Até quando, Catilina? (por Odilon Antonio Marcuzzo do Canto)

Foto: Roberto Stuckert Filho/PR
Foto: Roberto Stuckert Filho/PR

Odilon Antonio Marcuzzo do Canto (*)

Certamente Cícero, filósofo e político de larga visão, convivia com a certeza de que mesmo a derrota necessária para salvar a República de Lucius Sergius Catilina, um ex-militar (a história não registra sua expulsão do exército romano), não decretava o sepultamento definitivo das distorções de caráter do senador. 

O filósofo certamente intuía que, qual eflúvio malévolo, elas ficariam sobrevoando a humanidade como um reverso do “pirilimpimpim” de Lobato – o do Sitio do Pica-Pau Amarelo-,  pronto a atuar nos humanos, transformando-os em seres “catilinídeos”, fazendo-os agir de forma sempre destrutiva com o objetivo único de produzir a confusão, a distopia social.

De tempos em tempos, o vaguear desses eflúvios pelas galáxias inclui em sua trajetória, infelizmente, o nosso planeta. Aqui a sua atuação é diretamente oposta ao processo civilizatório. 

Que outra explicação teríamos para entender as ações de um líder democraticamente eleito que na construção de cenários para se manter no poder, cria toda uma comoção nacional, elegendo um determinado segmento étnico como inimigo do povo, provoca o holocausto de seis milhões de seres humanos e deflagra a mais destrutiva guerra que a humanidade já presenciou?

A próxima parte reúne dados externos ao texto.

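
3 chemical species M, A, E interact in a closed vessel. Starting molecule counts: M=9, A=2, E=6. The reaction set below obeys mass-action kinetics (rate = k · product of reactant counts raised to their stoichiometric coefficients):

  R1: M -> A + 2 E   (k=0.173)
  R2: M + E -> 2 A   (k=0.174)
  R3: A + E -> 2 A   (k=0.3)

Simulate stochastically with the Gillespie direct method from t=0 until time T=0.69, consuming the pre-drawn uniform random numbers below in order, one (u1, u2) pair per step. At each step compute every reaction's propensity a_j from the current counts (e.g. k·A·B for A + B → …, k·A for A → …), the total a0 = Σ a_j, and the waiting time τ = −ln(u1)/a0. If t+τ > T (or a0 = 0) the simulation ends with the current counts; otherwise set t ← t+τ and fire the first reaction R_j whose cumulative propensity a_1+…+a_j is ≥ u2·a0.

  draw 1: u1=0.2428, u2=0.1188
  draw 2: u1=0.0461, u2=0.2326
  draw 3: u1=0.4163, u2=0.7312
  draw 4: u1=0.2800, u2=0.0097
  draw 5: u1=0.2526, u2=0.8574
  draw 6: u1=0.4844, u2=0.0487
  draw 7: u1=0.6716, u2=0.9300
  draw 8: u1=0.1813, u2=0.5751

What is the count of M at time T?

M at T = 5

t=0.000: M=9 A=2 E=6
Draw 1: a1=1.557, a2=9.396, a3=3.600, a0=14.553; τ=−ln(0.2428)/14.553=0.097 → t=0.097; u2·a0=0.1188·14.553=1.729; a1=1.557 < 1.729 ≤ a1+a2=10.953 → R2 fires; M=8 A=4 E=5
Draw 2: a1=1.384, a2=6.960, a3=6.000, a0=14.344; τ=−ln(0.0461)/14.344=0.215 → t=0.312; u2·a0=0.2326·14.344=3.336; a1=1.384 < 3.336 ≤ a1+a2=8.344 → R2 fires; M=7 A=6 E=4
Draw 3: a1=1.211, a2=4.872, a3=7.200, a0=13.283; τ=−ln(0.4163)/13.283=0.066 → t=0.378; u2·a0=0.7312·13.283=9.713; a1+a2=6.083 < 9.713 ≤ a1+…+a3=13.283 → R3 fires; M=7 A=7 E=3
Draw 4: a1=1.211, a2=3.654, a3=6.300, a0=11.165; τ=−ln(0.2800)/11.165=0.114 → t=0.492; u2·a0=0.0097·11.165=0.108 ≤ a1=1.211 → R1 fires; M=6 A=8 E=5
Draw 5: a1=1.038, a2=5.220, a3=12.000, a0=18.258; τ=−ln(0.2526)/18.258=0.075 → t=0.567; u2·a0=0.8574·18.258=15.654; a1+a2=6.258 < 15.654 ≤ a1+…+a3=18.258 → R3 fires; M=6 A=9 E=4
Draw 6: a1=1.038, a2=4.176, a3=10.800, a0=16.014; τ=−ln(0.4844)/16.014=0.045 → t=0.612; u2·a0=0.0487·16.014=0.780 ≤ a1=1.038 → R1 fires; M=5 A=10 E=6
Draw 7: a1=0.865, a2=5.220, a3=18.000, a0=24.085; τ=−ln(0.6716)/24.085=0.017 → t=0.629; u2·a0=0.9300·24.085=22.399; a1+a2=6.085 < 22.399 ≤ a1+…+a3=24.085 → R3 fires; M=5 A=11 E=5
Draw 8: a1=0.865, a2=4.350, a3=16.500, a0=21.715; τ=−ln(0.1813)/21.715=0.079 → t=0.708 > T=0.69: stop.
Read off M at T=0.69: 5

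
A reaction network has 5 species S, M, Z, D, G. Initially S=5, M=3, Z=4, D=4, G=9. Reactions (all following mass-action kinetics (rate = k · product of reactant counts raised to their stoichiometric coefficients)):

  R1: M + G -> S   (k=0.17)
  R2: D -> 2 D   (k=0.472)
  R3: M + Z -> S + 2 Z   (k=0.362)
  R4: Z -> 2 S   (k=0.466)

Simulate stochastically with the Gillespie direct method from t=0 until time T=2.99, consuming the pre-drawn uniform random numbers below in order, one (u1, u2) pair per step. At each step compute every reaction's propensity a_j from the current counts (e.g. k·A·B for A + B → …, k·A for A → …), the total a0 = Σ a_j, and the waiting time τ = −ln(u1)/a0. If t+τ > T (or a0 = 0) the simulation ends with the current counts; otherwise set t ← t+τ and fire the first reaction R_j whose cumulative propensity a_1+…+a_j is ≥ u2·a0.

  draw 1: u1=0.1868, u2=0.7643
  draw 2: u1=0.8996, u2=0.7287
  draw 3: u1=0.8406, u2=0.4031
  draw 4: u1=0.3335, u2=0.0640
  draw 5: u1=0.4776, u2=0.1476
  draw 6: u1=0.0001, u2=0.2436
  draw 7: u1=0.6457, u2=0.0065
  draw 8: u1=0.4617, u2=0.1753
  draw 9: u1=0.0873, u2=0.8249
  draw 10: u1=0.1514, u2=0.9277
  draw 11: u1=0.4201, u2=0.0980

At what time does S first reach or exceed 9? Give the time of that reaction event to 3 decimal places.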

Que outra explicação possível para entender como uma nação que, com mais de 200 anos de construção democrática, subitamente resolve sufragar nas urnas um presidente que baliza seus procedimentos de conduta absolutamente à margem dos cânones que regem o estado democrático, fazendo terra arrasada às duas normas básicas que preservam esse sistema; a tolerância mútua e o comedimento no fazer político? [1]

Que outra explicação teríamos quando um grupo de “catilinídeos” autoproclamados guardiões da decência e da honestidade nacional  utilizam práticas contorcionistas distorcendo o arcabouço legal, a “lawfare” [2], caçam os direitos políticos de um candidato democrático líder nas pesquisas eleitorais [3], prestes a vencer uma eleição presidencial? E, de lambuja, destroem a competitividade de boa parte do parque de empresas de engenharia brasileiro, incluindo a Petrobras, com a destruição de 4,4 milhões de empregos, perda de R$172 bilhões em investimentos, tendo como reflexo a perda de R$20,3 bilhões em impostos não arrecadados? [4]

Que outra explicação teríamos quando um líder nacional, eleito democraticamente, tenta por todos os meios atacar, deliberada e constantemente, as Instituições de Estado garantidoras do sistema de freios e balanços, característico do Estado Democrático e de Direito? [5]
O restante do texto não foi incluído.